Les travailleurs de l’usine Goujon n’acceptèrent pas l’imminente fermeture sans se battre. Le 28 juin, le comité d’usine rapporta au soviet de Moscou que trois de leurs membres s’étaient opposés à la direction à propos de sa tentative de lock-outer l’usine. Le directeur avait ordonné de couper l’électricité, mais le comité d’usine trouva suffisamment de matière première et de combustible et ordonna de son côté de continuer à produire. Les représentants des travailleurs de l’usine demandèrent ensuite au soviet d’intervenir pour s’assurer que l’alimentation électrique ne serait pas coupée.
En fin de compte, la tentative de Goujon de lock-outer l’usine métallurgique de Moscou eut un effet boomerang. (…) Le gouvernement provisoire l’a réquisitionnée « à cause de son importance exceptionnelle pour l’industrie métallurgique de la région de Moscou ». (…)

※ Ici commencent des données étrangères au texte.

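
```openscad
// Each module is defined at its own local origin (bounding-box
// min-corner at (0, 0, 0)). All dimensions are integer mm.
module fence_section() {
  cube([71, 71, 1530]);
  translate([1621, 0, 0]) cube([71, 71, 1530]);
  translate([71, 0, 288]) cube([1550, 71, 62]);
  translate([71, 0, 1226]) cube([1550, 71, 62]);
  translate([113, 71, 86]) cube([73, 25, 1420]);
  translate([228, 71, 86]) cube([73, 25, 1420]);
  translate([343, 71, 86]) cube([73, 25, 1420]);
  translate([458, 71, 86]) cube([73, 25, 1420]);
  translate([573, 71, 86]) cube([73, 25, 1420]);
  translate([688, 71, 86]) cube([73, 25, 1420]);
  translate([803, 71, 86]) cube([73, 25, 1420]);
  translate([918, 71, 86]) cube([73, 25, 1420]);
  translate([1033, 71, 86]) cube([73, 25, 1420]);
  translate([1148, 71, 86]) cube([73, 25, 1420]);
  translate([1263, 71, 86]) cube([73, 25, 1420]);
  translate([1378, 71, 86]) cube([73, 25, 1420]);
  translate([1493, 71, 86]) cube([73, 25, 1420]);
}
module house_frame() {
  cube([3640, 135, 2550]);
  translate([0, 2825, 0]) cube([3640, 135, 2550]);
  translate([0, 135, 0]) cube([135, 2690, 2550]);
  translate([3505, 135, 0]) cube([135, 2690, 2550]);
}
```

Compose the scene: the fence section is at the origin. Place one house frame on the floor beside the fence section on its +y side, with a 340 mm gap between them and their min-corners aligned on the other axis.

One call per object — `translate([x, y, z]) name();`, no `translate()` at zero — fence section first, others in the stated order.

fence_section();
translate([0, 436, 0]) house_frame();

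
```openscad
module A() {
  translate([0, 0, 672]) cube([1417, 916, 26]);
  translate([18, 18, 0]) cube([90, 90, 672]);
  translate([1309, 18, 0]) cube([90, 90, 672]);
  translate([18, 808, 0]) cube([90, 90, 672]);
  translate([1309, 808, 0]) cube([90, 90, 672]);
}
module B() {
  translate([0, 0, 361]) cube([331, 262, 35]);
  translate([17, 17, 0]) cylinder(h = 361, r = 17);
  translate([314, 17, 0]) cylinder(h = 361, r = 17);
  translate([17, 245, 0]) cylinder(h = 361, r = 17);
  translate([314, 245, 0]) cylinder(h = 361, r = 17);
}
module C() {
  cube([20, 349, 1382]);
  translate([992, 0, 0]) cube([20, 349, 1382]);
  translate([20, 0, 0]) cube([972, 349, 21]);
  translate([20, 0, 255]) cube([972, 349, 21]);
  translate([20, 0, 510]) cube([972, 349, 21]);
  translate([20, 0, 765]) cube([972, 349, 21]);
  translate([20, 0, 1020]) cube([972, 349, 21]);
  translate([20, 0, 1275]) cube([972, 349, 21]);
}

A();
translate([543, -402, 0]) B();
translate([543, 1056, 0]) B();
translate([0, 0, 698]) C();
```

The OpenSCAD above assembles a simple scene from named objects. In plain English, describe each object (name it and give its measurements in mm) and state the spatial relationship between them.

A is a table: top 1417 mm (x) × 916 mm (y), 26 mm thick, upper face at z = 698 mm, on four 90×90 mm square legs, each inset 18 mm from the nearest pair of top edges, running from z = 0 to the bottom of the top.

B is a four-legged stool. The seat is 331×262 mm, 35 mm thick, top at z = 396 mm. It stands on four round legs, each 34 mm in diameter, from z = 0 to the seat underside, each leg's axis is inset half a diameter from the nearest pair of seat edges (so the leg's bounding box is flush with the corner).

C is an open bookshelf. Two side panels, each 20 mm thick, 349 mm deep and 1382 mm tall, stand 1012 mm apart (outside-to-outside). Between them sit 6 shelves, each 21 mm thick and 349 mm deep, spanning the full gap between the sides. The bottom shelf rests on the floor (its underside at z = 0) and the clear gap between one shelf's top and the next shelf's underside is 234 mm.

Two stools sit around the table at the −y, +y sides. The bookshelf is on top of the table.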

Dans un article intitulé La crise approche, le marasme grandit, publié le 30 juin (13 juillet selon le calendrier actuel) dans la Pravda, Lénine s’appuie sur le cas de l’usine Goujon pour dénoncer l’attitude conciliatrice des Socialistes-révolutionnaires et des mencheviks face au sabotage des capitalistes avec la complicité du gouvernement provisoire et l’urgence que les travailleurs prennent eux-mêmes le pouvoir à travers les soviets.
« Force nous est de sonner chaque jour le tocsin. Toutes sortes de sots nous ont reproché d’être « pressés » de transmettre tout le pouvoir d’État aux soviets des députés soldats, ouvriers et paysans, alors qu’il serait « plus modéré et plus convenable » d’« attendre » avec componction une Assemblée constituante compassée.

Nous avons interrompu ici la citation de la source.